In R I have data
where head(data)
gives
day new_users promotion
1 33 20.8
2 23 17.1
3 19 1.6
4 37 20.8
Now day
is simply the day (and is in order). promotion
is the promotion-value for the day - it's simply the cost of advertisements on television. new_users
is the number of new users we got that day.
In R I plot the data plot(data$promotion, data$new_users, col="darkgreen"
)
and we get
The plot indicate that we have a positive correlation, ie more promotion we get more new users. In R I test for positive correlation:
cor.test(data$promotion, data$new_users, method="kendall", alternative="greater")
which gives us a very low p-value, ie we have positive correlation.
Finding the sweet spot
I want to find a sweet spot, that is a point where the increase of promotion
don't effect (or don't increase) new_users
.
# Setting the promotion-value to 24
promotion_rate = 24
# Sub setting data so we only have promotion-value higher than 24
data_new = subset(data, data$promotion > 24)

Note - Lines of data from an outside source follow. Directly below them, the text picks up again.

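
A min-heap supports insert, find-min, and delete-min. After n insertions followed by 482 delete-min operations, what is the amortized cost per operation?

Insert takes O(log n) worst case. Delete-min takes O(log n). Over a sequence of n inserts and 482 delete-mins, total cost is O((n + 482) log n). Amortized per operation: O(log n).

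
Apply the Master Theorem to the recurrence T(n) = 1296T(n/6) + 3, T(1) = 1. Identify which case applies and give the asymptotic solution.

a=1296, b=6, f(n)=3.
log_6(1296) = 4 > 0.
Since f(n) = O(n^0) is polynomially smaller than n^4, Case 1 applies.
T(n) = Theta(n^4).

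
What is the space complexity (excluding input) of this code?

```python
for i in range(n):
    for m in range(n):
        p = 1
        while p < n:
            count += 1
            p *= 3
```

Space complexity: O(1).
Only a constant amount of auxiliary storage is used; nothing grows with n.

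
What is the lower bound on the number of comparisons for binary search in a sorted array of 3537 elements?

With 3537 possible positions, we need at least ceil(log_2(3537)) = 12 comparisons. Each comparison splits the remaining candidates by at most half.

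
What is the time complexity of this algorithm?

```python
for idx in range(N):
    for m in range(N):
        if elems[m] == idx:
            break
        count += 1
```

Time complexity: O(n^2).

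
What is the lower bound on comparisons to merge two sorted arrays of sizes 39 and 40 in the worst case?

Adversary: with |39 - 40| <= 1 the inputs can be fully interleaved so that every adjacent pair in the merged output comes from different arrays. Then each of the 78 adjacent pairs must be directly compared, or the algorithm cannot determine their relative order. Standard merge meets this bound.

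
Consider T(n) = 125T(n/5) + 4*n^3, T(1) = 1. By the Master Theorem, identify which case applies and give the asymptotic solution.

a=125, b=5, f(n)=4*n^3.
log_5(125) = 3, so n^(log_b(a)) = n^3.
f(n) = Theta(n^3), so Case 2 applies.
T(n) = Theta(n^3 log n).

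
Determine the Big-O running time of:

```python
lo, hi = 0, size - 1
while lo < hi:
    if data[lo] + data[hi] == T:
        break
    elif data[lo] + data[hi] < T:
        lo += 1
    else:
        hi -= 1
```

Time complexity: O(n).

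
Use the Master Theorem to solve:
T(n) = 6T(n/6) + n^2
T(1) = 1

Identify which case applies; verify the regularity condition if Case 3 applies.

a=6, b=6, f(n)=n^2.
log_6(6) = 1 < 2.
f(n) = Omega(n^(1+epsilon)) for some epsilon > 0, so Case 3 is the candidate.
Regularity: a*f(n/b) = 6*1*(n/6)^2 = (6/36)*1*n^2 <= c*f(n) with c = 6/36 < 1. Satisfied.
Case 3: T(n) = Theta(n^2).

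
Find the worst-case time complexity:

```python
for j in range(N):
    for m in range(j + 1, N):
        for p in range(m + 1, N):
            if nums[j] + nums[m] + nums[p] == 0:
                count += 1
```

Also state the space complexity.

Time complexity: O(n^3).
Space complexity: O(1).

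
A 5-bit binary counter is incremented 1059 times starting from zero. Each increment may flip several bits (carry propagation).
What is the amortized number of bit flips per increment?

Bit i flips on every 2^i-th increment, so over 1059 increments bit i flips floor(1059/2^i) times. Summing over i: total flips < 2 * 1059. Amortized: < 2 = O(1) per increment.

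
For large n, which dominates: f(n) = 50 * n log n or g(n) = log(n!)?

f(n) = 50 * n log n and g(n) = log(n!) are Theta of each other: Stirling: log(n!) = n log n - n + O(log n) = Theta(n log n); the constant 50 doesn't change the Theta class.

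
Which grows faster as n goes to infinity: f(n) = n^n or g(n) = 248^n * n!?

g(n) = 248^n * n! grows faster: by Stirling n! ~ sqrt(2 pi n)(n/e)^n, so 248^n n! / n^n ~ (248/e)^n sqrt(2 pi n) -> infinity since 248/e > 1.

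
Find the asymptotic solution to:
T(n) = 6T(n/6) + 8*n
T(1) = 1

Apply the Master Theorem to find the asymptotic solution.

a=6, b=6, f(n)=8*n. log_6(6) = 1. Case 2: T(n) = O(n log n).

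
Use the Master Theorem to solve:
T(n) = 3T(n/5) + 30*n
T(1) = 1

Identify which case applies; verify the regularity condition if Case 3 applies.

a=3, b=5, f(n)=30*n.
log_5(3) = 0.6826 < 1.
f(n) = Omega(n^(0.6826+epsilon)) for some epsilon > 0, so Case 3 is the candidate.
Regularity: a*f(n/b) = 3*30*(n/5)^1 = (3/5)*30*n^1 <= c*f(n) with c = 3/5 < 1. Satisfied.
Case 3: T(n) = Theta(n).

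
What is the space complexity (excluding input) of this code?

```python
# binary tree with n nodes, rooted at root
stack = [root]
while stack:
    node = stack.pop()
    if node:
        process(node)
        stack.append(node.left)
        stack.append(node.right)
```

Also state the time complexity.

Space complexity: O(n).
Auxiliary storage grows linearly with the input size n in the worst case.
Time complexity: O(n).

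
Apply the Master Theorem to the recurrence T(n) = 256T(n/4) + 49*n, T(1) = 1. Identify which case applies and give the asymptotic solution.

a=256, b=4, f(n)=49*n.
log_4(256) = 4 > 1.
Since f(n) = O(n^1) is polynomially smaller than n^4, Case 1 applies.
T(n) = Theta(n^4).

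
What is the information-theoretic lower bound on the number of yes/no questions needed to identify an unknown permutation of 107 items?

There are 107! = 12265202031961379393517517010387338887131568154382945052653251412013535324922144249034658613287059061933743916719318560380966506520420000368175349760000000000000000000000000 permutations. Each yes/no question gives at most 1 bit, so at least ceil(log_2(12265202031961379393517517010387338887131568154382945052653251412013535324922144249034658613287059061933743916719318560380966506520420000368175349760000000000000000000000000)) = 572 questions are needed.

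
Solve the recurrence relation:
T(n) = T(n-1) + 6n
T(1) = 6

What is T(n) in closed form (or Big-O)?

Unrolling: T(n) = 6 + 6*(2 + 3 + ... + n) = 6 + 6*(n(n+1)/2 - 1) = O(n^2).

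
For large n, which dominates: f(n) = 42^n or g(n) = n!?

g(n) = n! grows faster: n!/42^n -> infinity by Stirling.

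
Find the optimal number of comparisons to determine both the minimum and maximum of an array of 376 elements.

Naive approach: 750 comparisons (375 for max + 375 for min).
Optimal: Compare elements in pairs first (floor(n/2) = 188 comparisons), then find max among winners and min among losers (187 comparisons each).
Total: ceil(3n/2) - 2 = 562 comparisons. An adversary argument shows this is also a lower bound.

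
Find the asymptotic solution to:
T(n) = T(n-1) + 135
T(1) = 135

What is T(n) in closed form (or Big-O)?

Unrolling: T(n) = T(n-1) + 135 = T(n-2) + 2*135 = ... = T(1) + (n-1)*135 = 135 + (n-1)*135 = 135n.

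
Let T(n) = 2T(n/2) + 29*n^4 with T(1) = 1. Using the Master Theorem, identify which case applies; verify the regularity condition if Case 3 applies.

a=2, b=2, f(n)=29*n^4.
log_2(2) = 1 < 4.
f(n) = Omega(n^(1+epsilon)) for some epsilon > 0, so Case 3 is the candidate.
Regularity: a*f(n/b) = 2*29*(n/2)^4 = (2/16)*29*n^4 <= c*f(n) with c = 2/16 < 1. Satisfied.
Case 3: T(n) = Theta(n^4).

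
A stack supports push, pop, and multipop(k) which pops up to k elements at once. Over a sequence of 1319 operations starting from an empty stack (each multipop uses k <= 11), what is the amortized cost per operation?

Each element is pushed exactly once and popped at most once (whether by pop or as part of a multipop). So the total number of individual pops over the whole sequence is at most the number of pushes, which is at most 1319. Total work <= 2 * 1319, hence O(1) amortized per operation.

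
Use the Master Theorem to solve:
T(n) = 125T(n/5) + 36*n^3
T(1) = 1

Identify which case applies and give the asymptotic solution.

a=125, b=5, f(n)=36*n^3.
log_5(125) = 3, so n^(log_b(a)) = n^3.
f(n) = Theta(n^3), so Case 2 applies.
T(n) = Theta(n^3 log n).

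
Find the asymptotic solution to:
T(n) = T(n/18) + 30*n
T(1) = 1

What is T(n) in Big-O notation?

Geometric series: 30*n*(1 + 1/18 + 1/18^2 + ...) = O(n). T(n) = O(n).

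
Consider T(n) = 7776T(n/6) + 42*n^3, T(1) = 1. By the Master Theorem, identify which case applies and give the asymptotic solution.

a=7776, b=6, f(n)=42*n^3.
log_6(7776) = 5 > 3.
Since f(n) = O(n^3) is polynomially smaller than n^5, Case 1 applies.
T(n) = Theta(n^5).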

# Testing for positive correlation
cor.test(data_new$promotion, data_new$new_users, method="kendall", alternative="greater" )

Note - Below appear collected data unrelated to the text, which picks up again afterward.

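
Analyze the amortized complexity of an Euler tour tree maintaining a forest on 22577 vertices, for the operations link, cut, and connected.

An Euler tour tree stores each tree's Euler tour as a balanced BST keyed by tour position. On 22577 vertices: link concatenates two tours via O(1) splits/joins of size <= 2*22577 (O(log n)); cut splits the tour at the two occurrences of the edge (O(log n)); connected compares BST roots (O(log n) to find the root). All O(log n) amortized.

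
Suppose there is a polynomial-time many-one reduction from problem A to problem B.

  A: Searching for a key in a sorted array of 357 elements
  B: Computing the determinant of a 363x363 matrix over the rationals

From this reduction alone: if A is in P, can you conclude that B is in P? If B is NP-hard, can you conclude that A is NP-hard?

A poly-time reduction A <=_p B transfers tractability DOWN (B easy => A easy) and hardness UP (A hard => B hard), not the reverse.
From A in P, the reduction alone does NOT give B in P: any problem in P trivially reduces to SAT, yet SAT is not known to be in P.
From B NP-hard, the reduction alone does NOT give A NP-hard: again, easy problems reduce to hard ones.
(Here in fact A is P and B is P.)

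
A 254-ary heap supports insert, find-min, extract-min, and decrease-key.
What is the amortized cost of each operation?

The 254-ary heap has height O(log_254 n). Insert sifts up: O(log_254 n). Find-min reads the root: O(1). Extract-min sifts down comparing 254 children per level: O(254 * log_254 n). Decrease-key sifts up: O(log_254 n).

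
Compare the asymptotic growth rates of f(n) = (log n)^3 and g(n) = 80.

f(n) = (log n)^3 grows faster: any unbounded function dominates a constant.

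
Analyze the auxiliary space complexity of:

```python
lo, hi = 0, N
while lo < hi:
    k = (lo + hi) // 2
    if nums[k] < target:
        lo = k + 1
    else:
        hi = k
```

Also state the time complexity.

Space complexity: O(1).
Only a constant amount of auxiliary storage is used; nothing grows with n.
Time complexity: O(log n).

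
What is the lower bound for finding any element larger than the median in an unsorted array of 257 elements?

To find an element larger than the median of 257 elements, we must see Omega(n) elements. Without seeing enough elements, an adversary can make any unseen element the median.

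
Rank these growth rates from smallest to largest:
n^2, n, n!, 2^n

Ordered by growth rate: n < n^2 < 2^n < n!.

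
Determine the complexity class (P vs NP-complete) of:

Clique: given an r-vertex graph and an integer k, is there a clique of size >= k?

This problem is NP-complete: complement of Independent Set / Vertex Cover (with k part of the input).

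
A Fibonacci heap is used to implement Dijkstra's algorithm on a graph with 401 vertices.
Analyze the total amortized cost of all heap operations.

Dijkstra performs 401 insert, 401 extract-min, and at most E decrease-key operations. With Fibonacci heap: insert O(1) amortized, extract-min O(log n) amortized, decrease-key O(1) amortized. Total with n = 401: O(n * 1 + n * log n + E * 1) = O(n log n + E).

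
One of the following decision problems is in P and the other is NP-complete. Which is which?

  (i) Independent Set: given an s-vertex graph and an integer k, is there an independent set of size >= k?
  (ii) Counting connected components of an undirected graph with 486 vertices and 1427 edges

(i) is NP-complete: complement of Clique (with k part of the input).
(ii) is P: BFS/DFS visits each vertex and edge once: O(V+E).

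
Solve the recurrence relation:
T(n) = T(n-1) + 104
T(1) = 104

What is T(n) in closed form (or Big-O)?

Unrolling: T(n) = T(n-1) + 104 = T(n-2) + 2*104 = ... = T(1) + (n-1)*104 = 104 + (n-1)*104 = 104n.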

I have done this for different values for promotion_rate
. The results are
for all promotion-values below 24 we get a low p-value, ie we have positive correlation in these cases. For promotion-values higher than 24 we get a p-value higher than 0.05, ie we do not have a positive correlation in these cases.
Now is it valid to conclude that 24 is the sweet spot ?
Update
I have now plotted the cumulative sum of new_users
- in R I type
plot(cumsum(data$new_users), xlab="days", ylab="cumulative sum of new_users", col="darkred")
Similar I plotted the cumulative sum for promotion
. The blue is new_users
and the orange is promotion
.
plot(cumsum(data$new_users),xlab="days",col="blue")
points(cumsum(data$promotion), col="darkorange")
But this looks like a straight line so is it even possible to find a sweet spot?